Poles, Jews, Russians, Ukrainians from Carpathian Ruthenia. [They were serving time,] for every possible reason. Relations among the Poles were good. But our thieves would try to tear the last shirt from everyone’s back.

6. Life in the camp, prison:

No wages, food for work, poor clothes in the worst state, especially lack of footwear. The Poles helped each other as much as they could.

7. Conduct of the NKVD towards the Poles:

Methods of interrogation: beating, not allowing us to go anywhere, even to the toilet. They called us at night for interrogation, deprived us of sleep, they shone huge lights into our eyes. In prison, they would throw us in the cell in a shirt and long johns for whatever reason they could think of. Interrogation while threatened with revolvers, grenades or the whole family being shot.

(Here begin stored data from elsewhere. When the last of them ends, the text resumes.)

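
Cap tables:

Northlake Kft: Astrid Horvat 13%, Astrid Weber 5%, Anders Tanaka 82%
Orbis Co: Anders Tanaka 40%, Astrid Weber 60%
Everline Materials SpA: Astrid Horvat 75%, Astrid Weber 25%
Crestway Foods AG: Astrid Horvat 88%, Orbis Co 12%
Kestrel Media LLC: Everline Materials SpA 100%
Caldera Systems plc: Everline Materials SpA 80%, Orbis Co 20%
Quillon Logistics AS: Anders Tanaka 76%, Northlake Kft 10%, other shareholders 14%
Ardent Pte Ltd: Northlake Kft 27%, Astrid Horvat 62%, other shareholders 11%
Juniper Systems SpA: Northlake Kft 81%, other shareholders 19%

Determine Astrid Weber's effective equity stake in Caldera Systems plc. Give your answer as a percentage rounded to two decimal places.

32.00%

Astrid Weber reaches Caldera along 2 paths.
Via Everline: 25% × 80% = 20%.
Via Orbis: 60% × 20% = 12%.
Total: 20% + 12% = 32%.
Rounded: 32.00%.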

8. Medical assistance, hospitals, mortality rate (names of the deceased):

The Polish doctors did what they could, whatever was in their power. In the Middle Channel Władysław Zwierz, a doctor from Warsaw, did as much as he could at night. They wanted to cut off my frostbitten fingers themselves, but he promised that they would heal, and they did.

9. Was there any communication with homeland and family? If so, how was it?

I received letters and help at the camp until the outbreak of the war with Germany.

10. When were you released and how did you join the army?

I was released on 10 September 1941 in Kanin Nos. After traveling for five months, I reached Chardzhou, and from there to Krasnovodsk, from where we sailed to Pahlavi—a Persian port. I joined the army on 27 March 1942.